52-week high / low CHART
The highest and lowest price over the past year — quick context for where a stock sits now.
RSI CHART
A 0–100 momentum gauge. Above ~70 = "overbought" (may be due for a pullback); below ~30 = "oversold." A hint, not a rule.
Gap CHART
When a stock opens well above/below its prior close — common after earnings or big news.

7 · Options ADVANCED — separate dashboard

Skip these until you're comfortable with stocks. Options are contracts, not ownership, and can lose 100% fast. Listed here only so the words ("call," "put") aren't a mystery. They'd live on a dedicated Options dashboard, not the core tracker.
Call option OPTIONS
The right to buy a stock at a set price by a set date. You buy calls if you're bullish (expect it to rise).
Put option OPTIONS
The right to sell a stock at a set price by a set date. You buy puts if you're bearish (expect a fall) or to protect holdings.
Strike price OPTIONS
The fixed price at which the option lets you buy (call) or sell (put).
Expiration OPTIONS
The date the contract expires. After it, the option is worthless if unused.
Premium OPTIONS
The price you pay to buy the option contract itself.
In / Out of the money OPTIONS
"In the money" = the option would be profitable to exercise now; "out of the money" = it wouldn't.

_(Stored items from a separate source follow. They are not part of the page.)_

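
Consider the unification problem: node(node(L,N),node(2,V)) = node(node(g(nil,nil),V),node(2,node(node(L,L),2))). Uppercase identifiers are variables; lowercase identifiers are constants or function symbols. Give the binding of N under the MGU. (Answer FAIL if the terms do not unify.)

node(node(g(nil,nil),g(nil,nil)),2)

Decompose node/2: node(L,N) = node(g(nil,nil),V),  node(2,V) = node(2,node(node(L,L),2)).
Decompose node/2: L = g(nil,nil),  N = V.
Bind L := g(nil,nil); substituting into the one remaining equation that mentions L gives: node(2,V) = node(2,node(node(g(nil,nil),g(nil,nil)),2)).
Bind N := V; no other remaining equation mentions N.
Decompose node/2: 2 = 2,  V = node(node(g(nil,nil),g(nil,nil)),2).
Delete trivial equation 2 = 2.
Bind V := node(node(g(nil,nil),g(nil,nil)),2). Substituting into the earlier binding gives N := node(node(g(nil,nil),g(nil,nil)),2).
MGU = { L -> g(nil,nil), N -> node(node(g(nil,nil),g(nil,nil)),2), V -> node(node(g(nil,nil),g(nil,nil)),2) }, so N -> node(node(g(nil,nil),g(nil,nil)),2).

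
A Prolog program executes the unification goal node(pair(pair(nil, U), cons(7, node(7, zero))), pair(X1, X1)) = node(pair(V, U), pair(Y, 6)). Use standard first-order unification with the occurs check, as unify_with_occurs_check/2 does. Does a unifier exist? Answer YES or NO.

Decompose node/2: pair(pair(nil, U), cons(7, node(7, zero))) = pair(V, U),  pair(X1, X1) = pair(Y, 6).
Decompose pair/2: pair(nil, U) = V,  cons(7, node(7, zero)) = U.
Bind V := pair(nil, U); no other remaining equation mentions V.
Bind U := cons(7, node(7, zero)); no other remaining equation mentions U. Substituting into the earlier binding gives V := pair(nil, cons(7, node(7, zero))).
Decompose pair/2: X1 = Y,  X1 = 6.
Bind X1 := Y; substituting into the remaining equation gives: Y = 6.
Bind Y := 6. Substituting into the earlier binding gives X1 := 6.
No equations remain and no clash or occurs-check failure arose, so a unifier exists.

YES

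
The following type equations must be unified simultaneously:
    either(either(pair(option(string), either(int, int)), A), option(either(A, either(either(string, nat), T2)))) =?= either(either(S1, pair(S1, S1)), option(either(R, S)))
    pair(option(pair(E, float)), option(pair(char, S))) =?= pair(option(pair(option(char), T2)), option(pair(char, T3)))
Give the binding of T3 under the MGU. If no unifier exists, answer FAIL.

Decompose either/2: either(pair(option(string), either(int, int)), A) =?= either(S1, pair(S1, S1)),  option(either(A, either(either(string, nat), T2))) =?= option(either(R, S)).
Decompose either/2: pair(option(string), either(int, int)) =?= S1,  A =?= pair(S1, S1).
Bind S1 := pair(option(string), either(int, int)); substituting into the one remaining equation that mentions S1 gives: A =?= pair(pair(option(string), either(int, int)), pair(option(string), either(int, int))).
Bind A := pair(pair(option(string), either(int, int)), pair(option(string), either(int, int))); substituting into the one remaining equation that mentions A gives: option(either(pair(pair(option(string), either(int, int)), pair(option(string), either(int, int))), either(either(string, nat), T2))) =?= option(either(R, S)).
Decompose option/1: either(pair(pair(option(string), either(int, int)), pair(option(string), either(int, int))), either(either(string, nat), T2)) =?= either(R, S).
Decompose either/2: pair(pair(option(string), either(int, int)), pair(option(string), either(int, int))) =?= R,  either(either(string, nat), T2) =?= S.
Bind R := pair(pair(option(string), either(int, int)), pair(option(string), either(int, int))); no other remaining equation mentions R.
Bind S := either(either(string, nat), T2); substituting into the remaining equation gives: pair(option(pair(E, float)), option(pair(char, either(either(string, nat), T2)))) =?= pair(option(pair(option(char), T2)), option(pair(char, T3))).
Decompose pair/2: option(pair(E, float)) =?= option(pair(option(char), T2)),  option(pair(char, either(either(string, nat), T2))) =?= option(pair(char, T3)).
Decompose option/1: pair(E, float) =?= pair(option(char), T2).
Decompose pair/2: E =?= option(char),  float =?= T2.
Bind E := option(char); no other remaining equation mentions E.
Bind T2 := float; substituting into the remaining equation gives: option(pair(char, either(either(string, nat), float))) =?= option(pair(char, T3)). Substituting into the earlier binding gives S := either(either(string, nat), float).
Decompose option/1: pair(char, either(either(string, nat), float)) =?= pair(char, T3).
Decompose pair/2: char =?= char,  either(either(string, nat), float) =?= T3.
Delete trivial equation char =?= char.
Bind T3 := either(either(string, nat), float).
MGU = { S1 ↦ pair(option(string), either(int, int)), A ↦ pair(pair(option(string), either(int, int)), pair(option(string), either(int, int))), R ↦ pair(pair(option(string), either(int, int)), pair(option(string), either(int, int))), S ↦ either(either(string, nat), float), E ↦ option(char), T2 ↦ float, T3 ↦ either(either(string, nat), float) }, so T3 ↦ either(either(string, nat), float).

either(either(string, nat), float)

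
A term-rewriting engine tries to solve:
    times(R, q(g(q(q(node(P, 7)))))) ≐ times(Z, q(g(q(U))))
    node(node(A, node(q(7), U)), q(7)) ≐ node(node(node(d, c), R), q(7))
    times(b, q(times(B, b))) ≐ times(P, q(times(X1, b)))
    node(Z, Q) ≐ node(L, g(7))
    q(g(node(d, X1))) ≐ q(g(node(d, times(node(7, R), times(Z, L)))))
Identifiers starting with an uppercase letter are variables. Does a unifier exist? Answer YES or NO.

Decompose times/2: R ≐ Z,  q(g(q(q(node(P, 7))))) ≐ q(g(q(U))).
Bind R := Z; substituting into the 2 remaining equations that mention R gives: node(node(A, node(q(7), U)), q(7)) ≐ node(node(node(d, c), Z), q(7)),  q(g(node(d, X1))) ≐ q(g(node(d, times(node(7, Z), times(Z, L))))).
Decompose q/1: g(q(q(node(P, 7)))) ≐ g(q(U)).
Decompose g/1: q(q(node(P, 7))) ≐ q(U).
Decompose q/1: q(node(P, 7)) ≐ U.
Bind U := q(node(P, 7)); substituting into the one remaining equation that mentions U gives: node(node(A, node(q(7), q(node(P, 7)))), q(7)) ≐ node(node(node(d, c), Z), q(7)).
Decompose node/2: node(A, node(q(7), q(node(P, 7)))) ≐ node(node(d, c), Z),  q(7) ≐ q(7).
Decompose node/2: A ≐ node(d, c),  node(q(7), q(node(P, 7))) ≐ Z.
Bind A := node(d, c); no other remaining equation mentions A.
Bind Z := node(q(7), q(node(P, 7))); substituting into the 2 remaining equations that mention Z gives: node(node(q(7), q(node(P, 7))), Q) ≐ node(L, g(7)),  q(g(node(d, X1))) ≐ q(g(node(d, times(node(7, node(q(7), q(node(P, 7)))), times(node(q(7), q(node(P, 7))), L))))). Substituting into the earlier binding gives R := node(q(7), q(node(P, 7))).
Delete trivial equation q(7) ≐ q(7).
Decompose times/2: b ≐ P,  q(times(B, b)) ≐ q(times(X1, b)).
Bind P := b; substituting into the 2 remaining equations that mention P gives: node(node(q(7), q(node(b, 7))), Q) ≐ node(L, g(7)),  q(g(node(d, X1))) ≐ q(g(node(d, times(node(7, node(q(7), q(node(b, 7)))), times(node(q(7), q(node(b, 7))), L))))). Substituting into the earlier bindings gives R := node(q(7), q(node(b, 7))), U := q(node(b, 7)), Z := node(q(7), q(node(b, 7))).
Decompose q/1: times(B, b) ≐ times(X1, b).
Decompose times/2: B ≐ X1,  b ≐ b.
Bind B := X1; no other remaining equation mentions B.
Delete trivial equation b ≐ b.
Decompose node/2: node(q(7), q(node(b, 7))) ≐ L,  Q ≐ g(7).
Bind L := node(q(7), q(node(b, 7))); substituting into the one remaining equation that mentions L gives: q(g(node(d, X1))) ≐ q(g(node(d, times(node(7, node(q(7), q(node(b, 7)))), times(node(q(7), q(node(b, 7))), node(q(7), q(node(b, 7)))))))).
Bind Q := g(7); no other remaining equation mentions Q.
Decompose q/1: g(node(d, X1)) ≐ g(node(d, times(node(7, node(q(7), q(node(b, 7)))), times(node(q(7), q(node(b, 7))), node(q(7), q(node(b, 7))))))).
Decompose g/1: node(d, X1) ≐ node(d, times(node(7, node(q(7), q(node(b, 7)))), times(node(q(7), q(node(b, 7))), node(q(7), q(node(b, 7)))))).
Decompose node/2: d ≐ d,  X1 ≐ times(node(7, node(q(7), q(node(b, 7)))), times(node(q(7), q(node(b, 7))), node(q(7), q(node(b, 7))))).
Delete trivial equation d ≐ d.
Bind X1 := times(node(7, node(q(7), q(node(b, 7)))), times(node(q(7), q(node(b, 7))), node(q(7), q(node(b, 7))))). Substituting into the earlier binding gives B := times(node(7, node(q(7), q(node(b, 7)))), times(node(q(7), q(node(b, 7))), node(q(7), q(node(b, 7))))).
No equations remain and no clash or occurs-check failure arose, so a unifier exists.

YES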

8 · Risk & building a portfolio

Diversification CORE
Don't put everything in one stock or theme. Spreading bets reduces the damage if any one fails.
Asset allocation CORE
How you split money across types of investments (stocks, ETFs, cash). The biggest driver of long-run results.
Position sizing CORE
How much to put in a single name. Speculative bets (e.g. quantum) should be small.
Dollar-cost averaging (DCA) CORE
Investing a fixed amount on a schedule regardless of price — smooths out timing risk. Great for beginners.
Drawdown CORE
The drop from a peak to a trough — how much you'd be "down" at the worst point. Know your tolerance for it.
Risk tolerance CORE
How much volatility/loss you can stomach without panic-selling. Be honest with yourself before buying.

9 · Which term lives on which dashboard

Dashboard / viewTerms you'll use there
Company cards (All / Semis / Quantum tabs)Ticker, market cap, sector, ETF, bull/bear thesis, volatility, diversification, position sizing
📅 Earnings tabEarnings, EPS, revenue, estimate vs. actual, beat/miss, guidance, earnings date
📰 News tabRally, correction, sentiment, catalysts, headlines
Price chart view (needs live-price upgrade)Candlestick, line chart, timeframe, volume, moving averages, support/resistance, 52-week high/low, RSI, gap
Fundamentals view (future)P/E, P/S, margin, dividend yield, beta, valuation
Options dashboard (advanced, separate)Call, put, strike, expiration, premium, in/out of the money, short selling
Educational reference only — not investment advice. Definitions are simplified for beginners. As a first habit: pick one company, watch it through one earnings report, and notice how the chart, the news, and the numbers move together before you risk any money.